Nichols and the actors respect the exacting rhythms of Odets' writing, constructing these conflicted characterizations nuance by nuance, and frequently risking unsympathetic bluntness before whipping away veils to show a larger, more humanistic picture. In a production for which the negative word about detached direction and tentative performances has been emanating loudly through previews, it may be that the gradual coalescence of character evident in the writing was echoed in the staging process.
Gallagher's crackling performance is the most immediately captivating, full of in-period detail and brash physicality, with an expert balance of suspicious animosity and growing sexual tension in his contest with Georgie.
Freeman plays both with and against his innate strength, composure and dignity. His towering presence is reined in at first, as Frank appears bruised and intimidated when called upon to audition. But his transformation while unleashing his improvisational skills with Bernie is bracing, instantly standing taller as he validates the director's hunch about his ability to bring something vital and unpredictable to the role. Freeman then swings like a pendulum between authority and pathetic frailty in a magnetic turn that never soft-pedals the character's dishonesty.
Georgie is the most complicated character, and while McDormand initially seems mannered and distancing, there's a thoughtfulness evident in her performance that lends increasing poignancy to her sacrifice. While the unconventional casting of an African-American actor as Frank goes without comment, McDormand's natural toughness adds credibility to her steadfastness in a mixed marriage in the 1950s.
As the title suggests, Georgie dismisses herself as a simple country girl, lacking in the sophistication of the theater world. "I haven't felt like a woman in 10 years," she says matter-of-factly. But much as she behaves like someone prematurely aged, rendered abrasive by wary defensiveness, she's unable to suffocate the smart, stylish, cultured woman that lies just beneath the scrappy surface. When Georgie ponders the possibility of another life either alone or with someone like Bernie, McDormand is quietly moving, allowing a new softness to emerge as she regards freshly confident Frank: "You're handsome tonight."
Yet right up to the beautifully composed final image of Georgie alone during opening night in New York, there's a lovely, melancholy note in her awareness that her choice means a future of continuing uncertainty. (Jon Robin Baitz has made minor revisions to the text, including removal of a half-baked exit strategy for Georgie in the final scene; elsewhere, changes are mainly limited to substitution of occasional obsolete terms like "courtesan" with "hooker.")
While this is very much a three-character piece, Remy Auberjonois as the principled playwright and Chip Zien as the nervous, irascible producer make sharp impressions, sharing a firm handle on Odets' colorful vernacular with the leads.
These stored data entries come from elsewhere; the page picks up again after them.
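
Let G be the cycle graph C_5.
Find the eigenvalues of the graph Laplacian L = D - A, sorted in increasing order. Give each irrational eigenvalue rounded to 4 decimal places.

The graph has 5 vertices and degree multiset [2, 2, 2, 2, 2]; D is the diagonal matrix of degrees and L = D - A. The multiplicity of 0 as a Laplacian eigenvalue equals the number of connected components. The single zero eigenvalue shows the graph is connected. The eigenvalues sum to 10, which equals trace(L) = 2|E|.

[0, 1.3820, 1.3820, 3.6180, 3.6180]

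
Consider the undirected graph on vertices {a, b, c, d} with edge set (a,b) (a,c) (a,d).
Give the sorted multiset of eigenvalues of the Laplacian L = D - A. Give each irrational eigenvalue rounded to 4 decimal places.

[0, 1, 1, 4]

Reading degrees in the order [a, b, c, d] gives [3, 1, 1, 1]; set D = diag(3, 1, 1, 1) and form L = D - A. The multiplicity of 0 as a Laplacian eigenvalue equals the number of connected components. The eigenvalues sum to 6, which equals trace(L) = 2|E|.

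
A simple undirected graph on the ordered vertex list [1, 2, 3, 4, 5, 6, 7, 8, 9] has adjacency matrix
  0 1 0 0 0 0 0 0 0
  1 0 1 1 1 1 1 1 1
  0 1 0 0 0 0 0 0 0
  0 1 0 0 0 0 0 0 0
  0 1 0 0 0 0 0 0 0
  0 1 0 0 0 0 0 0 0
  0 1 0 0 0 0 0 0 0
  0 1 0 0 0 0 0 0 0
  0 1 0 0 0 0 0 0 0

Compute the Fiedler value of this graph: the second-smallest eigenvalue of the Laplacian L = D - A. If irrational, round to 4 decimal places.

Reading degrees in the order [1, 2, 3, 4, 5, 6, 7, 8, 9] gives [1, 8, 1, 1, 1, 1, 1, 1, 1]; set D = diag(1, 8, 1, 1, 1, 1, 1, 1, 1) and form L = D - A. Computing the eigenvalues of L and sorting gives [0, 1, 1, 1, 1, 1, 1, 1, 9]. The Fiedler value lambda_2 = 1 is strictly positive, so the graph is connected.

1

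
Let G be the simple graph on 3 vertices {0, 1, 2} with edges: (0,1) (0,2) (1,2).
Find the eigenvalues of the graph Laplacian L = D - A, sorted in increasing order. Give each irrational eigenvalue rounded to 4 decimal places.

Each diagonal entry of L is the vertex degree and each off-diagonal entry is -1 where an edge is present, 0 otherwise; in the order [0, 1, 2] the diagonal is [2, 2, 2]. The multiplicity of 0 as a Laplacian eigenvalue equals the number of connected components. The single zero eigenvalue shows the graph is connected. By the matrix-tree theorem the graph has (1/3) * product of the nonzero eigenvalues = 3 spanning trees.

[0, 3, 3]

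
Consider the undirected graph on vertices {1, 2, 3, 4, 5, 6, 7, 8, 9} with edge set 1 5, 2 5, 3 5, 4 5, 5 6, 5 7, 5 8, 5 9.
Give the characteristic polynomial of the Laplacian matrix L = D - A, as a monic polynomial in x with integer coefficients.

x^9 - 16x^8 + 84x^7 - 224x^6 + 350x^5 - 336x^4 + 196x^3 - 64x^2 + 9x

Reading degrees in the order [1, 2, 3, 4, 5, 6, 7, 8, 9] gives [1, 1, 1, 1, 8, 1, 1, 1, 1]; set D = diag(1, 1, 1, 1, 8, 1, 1, 1, 1) and form L = D - A. The eigenvalues of L are [0, 1, 1, 1, 1, 1, 1, 1, 9]; the characteristic polynomial is the product of (x - lambda_i), which multiplies out to x^9 - 16x^8 + 84x^7 - 224x^6 + 350x^5 - 336x^4 + 196x^3 - 64x^2 + 9x. The coefficient of x^8 equals -trace(L) = -16, matching the sum of degrees. The largest eigenvalue, 9, is at most the vertex count 9. There is one zero in the spectrum, matching the 1 component.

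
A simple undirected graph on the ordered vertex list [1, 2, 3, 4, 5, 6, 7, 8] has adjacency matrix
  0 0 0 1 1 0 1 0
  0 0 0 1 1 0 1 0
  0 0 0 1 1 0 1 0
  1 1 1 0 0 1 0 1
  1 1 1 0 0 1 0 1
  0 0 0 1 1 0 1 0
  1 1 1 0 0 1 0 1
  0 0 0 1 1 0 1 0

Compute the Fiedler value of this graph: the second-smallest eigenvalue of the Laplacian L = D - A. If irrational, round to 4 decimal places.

Reading degrees in the order [1, 2, 3, 4, 5, 6, 7, 8] gives [3, 3, 3, 5, 5, 3, 5, 3]; set D = diag(3, 3, 3, 5, 5, 3, 5, 3) and form L = D - A. The smallest Laplacian eigenvalue is always 0. The next one, lambda_2 = 3, measures how hard the graph is to disconnect: larger values mean better connectivity. By the matrix-tree theorem the graph has (1/8) * product of the nonzero eigenvalues = 2025 spanning trees.

3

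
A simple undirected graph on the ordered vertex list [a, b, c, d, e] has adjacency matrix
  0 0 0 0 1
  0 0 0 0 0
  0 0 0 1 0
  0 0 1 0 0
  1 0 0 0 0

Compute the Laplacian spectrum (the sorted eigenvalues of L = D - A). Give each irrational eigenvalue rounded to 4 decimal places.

[0, 0, 0, 2, 2]

With the vertex order [a, b, c, d, e], the degrees are [1, 0, 1, 1, 1], giving D = diag(1, 0, 1, 1, 1) and L = D - A. Since every row of L sums to 0, the all-ones vector is in the kernel and 0 is an eigenvalue. The 3 zero eigenvalues correspond to the 3 connected components. The largest eigenvalue, 2, is at most the vertex count 5.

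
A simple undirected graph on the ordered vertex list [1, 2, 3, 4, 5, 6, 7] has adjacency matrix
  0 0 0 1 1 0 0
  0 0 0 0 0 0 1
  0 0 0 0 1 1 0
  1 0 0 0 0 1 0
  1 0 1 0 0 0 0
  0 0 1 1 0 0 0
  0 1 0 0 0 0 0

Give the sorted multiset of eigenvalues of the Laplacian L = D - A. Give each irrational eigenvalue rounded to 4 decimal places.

Reading degrees in the order [1, 2, 3, 4, 5, 6, 7] gives [2, 1, 2, 2, 2, 2, 1]; set D = diag(2, 1, 2, 2, 2, 2, 1) and form L = D - A. Since every row of L sums to 0, the all-ones vector is in the kernel and 0 is an eigenvalue. The 2 zero eigenvalues correspond to the 2 connected components. There are 2 zeros in the spectrum, matching the 2 components.

[0, 0, 1.3820, 1.3820, 2, 3.6180, 3.6180]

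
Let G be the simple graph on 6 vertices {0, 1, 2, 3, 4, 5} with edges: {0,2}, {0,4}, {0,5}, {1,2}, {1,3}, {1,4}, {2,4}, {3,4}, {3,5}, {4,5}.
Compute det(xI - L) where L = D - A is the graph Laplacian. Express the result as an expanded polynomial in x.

x^6 - 20x^5 + 155x^4 - 580x^3 + 1045x^2 - 726x

With the vertex order [0, 1, 2, 3, 4, 5], the degrees are [3, 3, 3, 3, 5, 3], giving D = diag(3, 3, 3, 3, 5, 3) and L = D - A. L has integer entries, so p(x) = det(xI - L) has integer coefficients. Expanding the determinant yields x^6 - 20x^5 + 155x^4 - 580x^3 + 1045x^2 - 726x. The constant term is 0 because L is singular (the all-ones vector lies in its kernel). There is one zero in the spectrum, matching the 1 component. The eigenvalues sum to 20, which equals trace(L) = 2|E|.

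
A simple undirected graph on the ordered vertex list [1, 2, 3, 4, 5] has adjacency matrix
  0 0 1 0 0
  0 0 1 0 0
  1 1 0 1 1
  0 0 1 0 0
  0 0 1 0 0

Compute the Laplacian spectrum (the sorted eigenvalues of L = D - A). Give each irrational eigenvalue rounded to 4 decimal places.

[0, 1, 1, 1, 5]

Reading degrees in the order [1, 2, 3, 4, 5] gives [1, 1, 4, 1, 1]; set D = diag(1, 1, 4, 1, 1) and form L = D - A. The multiplicity of 0 as a Laplacian eigenvalue equals the number of connected components. The single zero eigenvalue shows the graph is connected. By the matrix-tree theorem the graph has (1/5) * product of the nonzero eigenvalues = 1 spanning tree.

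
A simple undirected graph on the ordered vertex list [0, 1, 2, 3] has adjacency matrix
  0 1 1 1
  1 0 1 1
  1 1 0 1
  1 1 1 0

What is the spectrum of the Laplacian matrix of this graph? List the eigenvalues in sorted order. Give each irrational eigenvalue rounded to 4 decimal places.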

Punctuating the scene changes with slow curtains that underscore the drama's inhabitation of a theatrical world, Tim Hatley's sets are both detailed and unfussy, from the gloomy brick walls of an undressed New York stage to the yellowed, peeling wallpaper of a shabby apartment or the transient residence of a dressing room, all choked with cigarette smoke. Albert Wolsky's costumes could stand some naturalistic rumples but do the job nonetheless, as does Natasha Katz's unadorned lighting.
However, it's the performances and not the production that are key to elevating "The Country Girl" above its essence of quality soap, and on that count, Nichols and his cast deliver.